To ask the Chancellor of the Exchequer, what steps he is taking to ensure that banks are accountable for overseeing the accounts of disabled and vulnerable people for irregularities and fraudulent activity.

Photo of John Glen John Glen Minister of State (Treasury) (City), The Economic Secretary to the Treasury

The Government is working with industry to close down the vulnerabilities that fraudsters exploit and ensure members of the public have the information they need to spot a scam and stand up to fraudsters. This is a shared endeavour between Government, law enforcement and the private sector. It is vital we ensure that disabled and vulnerable customers are included in this effort, but there are no additional requirements on a bank to check for irregularities or fraudulent activity if a customer is disabled or vulnerable.

UK banks’ and building societies’ treatment of their customers is governed by the Financial Conduct Authority (FCA) in its Principles for Businesses. This includes a general requirement for firms to provide a prompt, efficient and fair service to all of their customers.

The FCA’s Guidance for firms on the Fair Treatment of Vulnerable Customers also requires that firms should understand what harms their customers are likely to be vulnerable to and ensure that customers in vulnerable circumstances receive the same fair treatment and outcomes as other customers.

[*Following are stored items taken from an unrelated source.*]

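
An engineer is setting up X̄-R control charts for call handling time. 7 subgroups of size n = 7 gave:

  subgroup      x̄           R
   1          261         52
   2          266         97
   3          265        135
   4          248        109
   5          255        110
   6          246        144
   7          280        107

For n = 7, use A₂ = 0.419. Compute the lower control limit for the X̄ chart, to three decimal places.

215.011

X̄̄ = (261 + 266 + 265 + 248 + 255 + 246 + 280) / 7 = 1821.0000 / 7 = 260.1429
R̄ = (52 + 97 + 135 + 109 + 110 + 144 + 107) / 7 = 754.0000 / 7 = 107.7143
LCL = X̄̄ − A₂·R̄ = 260.1429 − 0.419 × 107.7143 = 215.0106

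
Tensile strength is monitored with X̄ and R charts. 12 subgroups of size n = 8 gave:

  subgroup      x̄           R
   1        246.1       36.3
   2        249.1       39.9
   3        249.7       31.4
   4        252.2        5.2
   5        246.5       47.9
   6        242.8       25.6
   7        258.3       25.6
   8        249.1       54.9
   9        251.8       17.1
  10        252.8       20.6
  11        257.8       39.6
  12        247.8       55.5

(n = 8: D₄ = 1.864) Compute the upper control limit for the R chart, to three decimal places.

R̄ = (36.3 + 39.9 + 31.4 + 5.2 + 47.9 + 25.6 + 25.6 + 54.9 + 17.1 + 20.6 + 39.6 + 55.5) / 12 = 399.6000 / 12 = 33.3000
UCL_R = D₄·R̄ = 1.864 × 33.3000 = 62.0712

62.071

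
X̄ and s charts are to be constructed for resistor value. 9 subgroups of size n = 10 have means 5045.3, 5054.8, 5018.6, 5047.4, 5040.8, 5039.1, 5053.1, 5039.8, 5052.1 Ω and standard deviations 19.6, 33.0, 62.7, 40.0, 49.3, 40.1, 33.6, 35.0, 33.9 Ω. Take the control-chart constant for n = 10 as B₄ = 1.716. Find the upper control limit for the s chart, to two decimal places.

s̄ = (19.6 + 33.0 + 62.7 + 40.0 + 49.3 + 40.1 + 33.6 + 35.0 + 33.9) / 9 = 38.5778
UCL_s = B₄·s̄ = 1.716 × 38.5778 = 66.1995

66.20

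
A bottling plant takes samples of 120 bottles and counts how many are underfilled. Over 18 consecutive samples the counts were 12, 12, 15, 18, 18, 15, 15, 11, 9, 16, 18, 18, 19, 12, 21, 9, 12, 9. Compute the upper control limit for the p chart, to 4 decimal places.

0.2089

p̄ = Σdᵢ / (k·n) = 259 / (18 × 120) = 0.11991
UCL = p̄ + 3·√(p̄(1−p̄)/n) = 0.11991 + 3 × √(0.11991×0.88009/120) = 0.11991 + 3 × 0.02965 = 0.20887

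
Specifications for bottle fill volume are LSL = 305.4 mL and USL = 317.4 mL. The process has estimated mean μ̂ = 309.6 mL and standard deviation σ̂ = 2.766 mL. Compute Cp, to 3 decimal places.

0.723

Cp = (USL − LSL) / (6σ̂) = (317.4 − 305.4) / (6 × 2.766) = 12.0000 / 16.5960 = 0.7231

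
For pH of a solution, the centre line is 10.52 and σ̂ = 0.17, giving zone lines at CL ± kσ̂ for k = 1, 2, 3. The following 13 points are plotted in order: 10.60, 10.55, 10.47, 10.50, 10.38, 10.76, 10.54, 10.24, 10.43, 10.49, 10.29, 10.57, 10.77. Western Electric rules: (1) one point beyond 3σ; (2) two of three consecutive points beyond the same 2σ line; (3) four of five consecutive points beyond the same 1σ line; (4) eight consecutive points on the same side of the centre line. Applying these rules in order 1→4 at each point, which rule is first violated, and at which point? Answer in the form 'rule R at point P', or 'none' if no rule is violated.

none

Zone of each point (C = within 1σ̂, B = 1σ̂–2σ̂, A = 2σ̂–3σ̂, * = beyond 3σ̂; sign = side of CL): 1:+C, 2:+C, 3:-C, 4:-C, 5:-C, 6:+B, 7:+C, 8:-B, 9:-C, 10:-C, 11:-B, 12:+C, 13:+B
No rule fires across all 13 points.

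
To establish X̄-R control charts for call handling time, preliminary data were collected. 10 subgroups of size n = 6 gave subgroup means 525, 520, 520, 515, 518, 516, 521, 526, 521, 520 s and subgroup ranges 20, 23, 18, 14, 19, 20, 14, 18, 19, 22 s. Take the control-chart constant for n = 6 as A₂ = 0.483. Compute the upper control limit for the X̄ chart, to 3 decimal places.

X̄̄ = (525 + 520 + 520 + 515 + 518 + 516 + 521 + 526 + 521 + 520) / 10 = 5202.0000 / 10 = 520.2000
R̄ = (20 + 23 + 18 + 14 + 19 + 20 + 14 + 18 + 19 + 22) / 10 = 187.0000 / 10 = 18.7000
UCL = X̄̄ + A₂·R̄ = 520.2000 + 0.483 × 18.7000 = 529.2321

529.232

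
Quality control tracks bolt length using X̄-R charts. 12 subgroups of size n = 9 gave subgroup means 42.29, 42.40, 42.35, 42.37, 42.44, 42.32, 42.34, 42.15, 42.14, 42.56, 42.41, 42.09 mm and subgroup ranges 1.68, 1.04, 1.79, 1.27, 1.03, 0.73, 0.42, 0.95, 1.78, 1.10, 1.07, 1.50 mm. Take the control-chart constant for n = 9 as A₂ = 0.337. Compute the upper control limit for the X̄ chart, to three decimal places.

42.725

X̄̄ = (42.29 + 42.40 + 42.35 + 42.37 + 42.44 + 42.32 + 42.34 + 42.15 + 42.14 + 42.56 + 42.41 + 42.09) / 12 = 507.8600 / 12 = 42.3217
R̄ = (1.68 + 1.04 + 1.79 + 1.27 + 1.03 + 0.73 + 0.42 + 0.95 + 1.78 + 1.10 + 1.07 + 1.50) / 12 = 14.3600 / 12 = 1.1967
UCL = X̄̄ + A₂·R̄ = 42.3217 + 0.337 × 1.1967 = 42.7249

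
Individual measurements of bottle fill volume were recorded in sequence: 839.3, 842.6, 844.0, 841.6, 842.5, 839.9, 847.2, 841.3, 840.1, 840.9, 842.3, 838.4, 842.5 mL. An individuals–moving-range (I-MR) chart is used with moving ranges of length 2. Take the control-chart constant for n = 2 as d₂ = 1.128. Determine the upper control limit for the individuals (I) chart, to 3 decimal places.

849.540

X̄ = (839.3 + 842.6 + 844.0 + 841.6 + 842.5 + 839.9 + 847.2 + 841.3 + 840.1 + 840.9 + 842.3 + 838.4 + 842.5) / 13 = 841.7385
Moving ranges: 3.3, 1.4, 2.4, 0.9, 2.6, 7.3, 5.9, 1.2, 0.8, 1.4, 3.9, 4.1; M̄R̄ = 35.2000 / 12 = 2.9333
UCL = X̄ + 3·M̄R̄/d₂ = 841.7385 + 3 × 2.9333 / 1.128 = 849.5399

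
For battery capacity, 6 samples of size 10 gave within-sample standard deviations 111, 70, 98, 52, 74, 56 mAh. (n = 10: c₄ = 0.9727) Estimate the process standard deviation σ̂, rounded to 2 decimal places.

78.99

s̄ = (111 + 70 + 98 + 52 + 74 + 56) / 6 = 76.8333
σ̂ = s̄ / c₄ = 76.8333 / 0.9727 = 78.9898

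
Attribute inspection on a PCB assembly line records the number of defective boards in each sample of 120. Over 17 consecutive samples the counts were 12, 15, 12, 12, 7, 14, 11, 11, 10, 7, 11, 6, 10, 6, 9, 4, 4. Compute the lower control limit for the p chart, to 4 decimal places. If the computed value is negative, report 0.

p̄ = Σdᵢ / (k·n) = 161 / (17 × 120) = 0.07892
LCL = p̄ − 3·√(p̄(1−p̄)/n) = 0.07892 − 3 × 0.02461 = 0.00508

0.0051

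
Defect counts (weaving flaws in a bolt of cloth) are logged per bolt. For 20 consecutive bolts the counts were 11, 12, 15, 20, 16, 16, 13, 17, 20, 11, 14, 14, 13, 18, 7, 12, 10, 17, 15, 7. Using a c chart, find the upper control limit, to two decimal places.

25.08

c̄ = (11 + 12 + 15 + 20 + 16 + 16 + 13 + 17 + 20 + 11 + 14 + 14 + 13 + 18 + 7 + 12 + 10 + 17 + 15 + 7) / 20 = 278 / 20 = 13.9000
UCL = c̄ + 3√c̄ = 13.9000 + 3 × √13.9000 = 13.9000 + 3 × 3.7283 = 25.0848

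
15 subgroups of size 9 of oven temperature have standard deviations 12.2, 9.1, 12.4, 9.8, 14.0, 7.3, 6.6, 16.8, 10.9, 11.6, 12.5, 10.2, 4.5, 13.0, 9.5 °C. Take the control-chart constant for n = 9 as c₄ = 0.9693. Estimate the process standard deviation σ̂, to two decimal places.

s̄ = (12.2 + 9.1 + 12.4 + 9.8 + 14.0 + 7.3 + 6.6 + 16.8 + 10.9 + 11.6 + 12.5 + 10.2 + 4.5 + 13.0 + 9.5) / 15 = 10.6933
σ̂ = s̄ / c₄ = 10.6933 / 0.9693 = 11.0320

11.03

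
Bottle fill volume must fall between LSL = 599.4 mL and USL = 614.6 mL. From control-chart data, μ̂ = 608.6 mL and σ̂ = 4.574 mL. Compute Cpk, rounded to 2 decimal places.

Cpu = (USL − μ̂) / (3σ̂) = (614.6 − 608.6) / (3 × 4.574) = 0.4373; Cpl = (μ̂ − LSL) / (3σ̂) = (608.6 − 599.4) / (3 × 4.574) = 0.6705; Cpk = min(Cpu, Cpl) = 0.4373

0.44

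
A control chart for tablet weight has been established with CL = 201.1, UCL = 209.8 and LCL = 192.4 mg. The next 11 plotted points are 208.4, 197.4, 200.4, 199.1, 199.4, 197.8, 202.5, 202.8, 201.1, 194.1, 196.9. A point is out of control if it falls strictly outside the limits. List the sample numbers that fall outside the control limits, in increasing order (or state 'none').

All 11 points lie within [192.4, 209.8].

none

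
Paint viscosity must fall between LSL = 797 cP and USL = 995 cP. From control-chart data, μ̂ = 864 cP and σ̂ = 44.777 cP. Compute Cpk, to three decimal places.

Cpu = (USL − μ̂) / (3σ̂) = (995 − 864) / (3 × 44.777) = 0.9752; Cpl = (μ̂ − LSL) / (3σ̂) = (864 − 797) / (3 × 44.777) = 0.4988; Cpk = min(Cpu, Cpl) = 0.4988

0.499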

If a firm has doubts about a consumer’s ability to understand a product or service, suspects they do not have capacity to make decisions or that they are acting as a result of fraud or coercion, the firm should assess whether it should allow the consumer to proceed. It may be appropriate for firms to contact, or act on the instructions of, a family member, friend or other third party.

In addition, like all service providers, banks and building societies are bound under the Equality Act 2010 to make reasonable adjustments, where necessary, in the way they deliver their services. This may include allowing for a carer or deputy to act for the disabled person.